[Greylist-users] greylist lib in C? + several Q's

Tue Aug 24 23:36:30 PDT 2004

> 1) what is the correct behaviour when you have multiple
> "RCPT TO"s before the DATA command?  My feeling is you should
> create a separate triplet for every user, independent of each
> other.  Is that correct?  But what if some of the recipients

This is correct..

> are already greylisted and others are not?  Do you decide
> to either pass the mail or not, for all users, or do you
> reject all recipients except one and cause the sender to
> send individual copies to each person so you can make the
> decision on a per user basis?  On the other hand unless
> this is coming from a relay, isn't it likely to always be
> good mail anyway?

If the 'triplet' information is in the database already,
mail destined to that user will be accepted. If the triplet
information is not in the database, just mail to that user
will be rejected. The connecting MTA will retry again later
for those temp failures.

> 2) Is there any danger in *always* doing the temporary
> reject after the DATA command is complete?  I know that the
> whitepaper suggests doing this only for MAIL FROM:<>

 From what i remember, it recommends that it happens at
the RCPT TO: part.

> (with some hacks for broken mailers) but for my purposes
> I'd rather like to do it that way all the time.  One
> reason being I want to store the mail, for QA purposes,
> so we can be sure that good mail has not been rejected;

If you are creating a generic library, this question
really doesn't need answering here. It would be up to
the MTA (or whatever application) is hooking into the
library that would choose which would be the best place
to do the rejection. If you want to do it after DATA
then you can.. However i'd say doing that only during
the beginning/testing stages would be a wise idea..
You're going to land up processing a lot of the data
twice..

> another is that I'm considering greylisting *only* if it
> fails a spam test - otherwise it is accepted.  This ought
> to cut down the risk of delays to legitimate mail, which

What you are preposing (pre-queue scanning) will not
scale for large environments.

> appears to be a concern here.  If we do store the mail
> for a certain time, waiting to see if it is resent, would
> a simple hash function allow me to recognise the same
> mail the next time round or does mail change in small
> ways when it is resent?  (We need to recognise resent
> mail in order to take it out the store, so that any
> remaining mail after the retry expiry delay must be
> the spams that we rejected)

I dont really see the point of this unless you're wanting
to save having to not scan the message for spam twice..
It would be best to do the hash strictly on the content
of the message and not include the headers as more and
more people are beginning to use fall-back relays so
headers will change on re-delivery.

> 3) Has anyone documented all the special cases and little
> tweaks that different greylisting implementations have
> aquired, in one place, or does everyone reinvent the wheel?!

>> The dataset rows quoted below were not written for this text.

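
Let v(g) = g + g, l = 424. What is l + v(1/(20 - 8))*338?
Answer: 1441/3 ≈ 480.33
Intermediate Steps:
v(g) = 2*g
l + v(1/(20 - 8))*338 = 424 + (2/(20 - 8))*338 = 424 + (2/12)*338 = 424 + (2*(1/12))*338 = 424 + (⅙)*338 = 424 + 169/3 = 1441/3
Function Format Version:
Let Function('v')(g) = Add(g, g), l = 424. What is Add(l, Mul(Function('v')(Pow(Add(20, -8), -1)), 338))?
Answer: Rational(1441, 3) ≈ 480.33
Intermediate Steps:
Function('v')(g) = Mul(2, g)
Add(l, Mul(Function('v')(Pow(Add(20, -8), -1)), 338)) = Add(424, Mul(Mul(2, Pow(Add(20, -8), -1)), 338)) = Add(424, Mul(Mul(2, Pow(12, -1)), 338)) = Add(424, Mul(Mul(2, Rational(1, 12)), 338)) = Add(424, Mul(Rational(1, 6), 338)) = Add(424, Rational(169, 3)) = Rational(1441, 3)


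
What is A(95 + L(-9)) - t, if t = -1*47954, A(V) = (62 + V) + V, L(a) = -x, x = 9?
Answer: 48188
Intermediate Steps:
L(a) = -9 (L(a) = -1*9 = -9)
A(V) = 62 + 2*V
t = -47954
A(95 + L(-9)) - t = (62 + 2*(95 - 9)) - 1*(-47954) = (62 + 2*86) + 47954 = (62 + 172) + 47954 = 234 + 47954 = 48188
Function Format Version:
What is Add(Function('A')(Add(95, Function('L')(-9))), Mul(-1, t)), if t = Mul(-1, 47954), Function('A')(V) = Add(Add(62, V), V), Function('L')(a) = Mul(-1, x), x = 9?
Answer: 48188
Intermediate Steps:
Function('L')(a) = -9 (Function('L')(a) = Mul(-1, 9) = -9)
Function('A')(V) = Add(62, Mul(2, V))
t = -47954
Add(Function('A')(Add(95, Function('L')(-9))), Mul(-1, t)) = Add(Add(62, Mul(2, Add(95, -9))), Mul(-1, -47954)) = Add(Add(62, Mul(2, 86)), 47954) = Add(Add(62, 172), 47954) = Add(234, 47954) = 48188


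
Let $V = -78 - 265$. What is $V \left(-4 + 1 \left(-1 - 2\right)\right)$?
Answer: $2401$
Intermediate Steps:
$V = -343$ ($V = -78 - 265 = -343$)
$V \left(-4 + 1 \left(-1 - 2\right)\right) = - 343 \left(-4 + 1 \left(-1 - 2\right)\right) = - 343 \left(-4 + 1 \left(-3\right)\right) = - 343 \left(-4 - 3\right) = \left(-343\right) \left(-7\right) = 2401$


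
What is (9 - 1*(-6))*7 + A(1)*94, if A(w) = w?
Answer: 199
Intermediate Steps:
(9 - 1*(-6))*7 + A(1)*94 = (9 - 1*(-6))*7 + 1*94 = (9 + 6)*7 + 94 = 15*7 + 94 = 105 + 94 = 199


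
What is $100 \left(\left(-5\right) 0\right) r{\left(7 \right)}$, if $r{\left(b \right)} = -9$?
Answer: $0$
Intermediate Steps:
$100 \left(\left(-5\right) 0\right) r{\left(7 \right)} = 100 \left(\left(-5\right) 0\right) \left(-9\right) = 100 \cdot 0 \left(-9\right) = 0 \left(-9\right) = 0$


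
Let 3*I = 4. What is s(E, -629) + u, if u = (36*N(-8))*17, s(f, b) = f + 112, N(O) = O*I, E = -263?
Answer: -6679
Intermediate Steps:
I = 4/3 (I = (⅓)*4 = 4/3 ≈ 1.3333)
N(O) = 4*O/3 (N(O) = O*(4/3) = 4*O/3)
s(f, b) = 112 + f
u = -6528 (u = (36*((4/3)*(-8)))*17 = (36*(-32/3))*17 = -384*17 = -6528)
s(E, -629) + u = (112 - 263) - 6528 = -151 - 6528 = -6679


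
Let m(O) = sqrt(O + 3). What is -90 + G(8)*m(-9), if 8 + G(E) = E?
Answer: -90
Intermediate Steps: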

The spec is defined and people choose their own ways of
implementing the spec..

> 4) What is the longest observed delay between first attempt
> and the retry, for a legitimate sender?

 From what i've heard, some broken MTA's have taken as long
as 3 days to redeliver the message.

> 5) What is the shortest?

Again broken MTA's (and spammers!) will retry 10 times
continously. Its best not to accept a message before 5
minutes..

> 6) How common is it that spammers send to the same people
> from the same IP over an extended period?  (eg 'spam-friendly'
> ISPs, rather than hacked machines)

Yes, this is definately the case. Depending on how your
greylisting daemon is written, you can harness a wealth
of information out of your greylisting logs..

> 8) The whitepaper suggests storing the arrival and expiry times.
> Is there a reason for storing anything other than the arrival
> time? The expiry time is calculated by a simple addition of a
> constant, but if you change your policy, wouldn't you want it
> to apply retroactively to all entries in your database rather than
> just new ones being added?

Perhaps i'm not following what you're getting at, but
how would you then expire each individual ticket? Also
its extremely useless for auditing/log tracing to see
when was the last time triplet information was updated..

Cami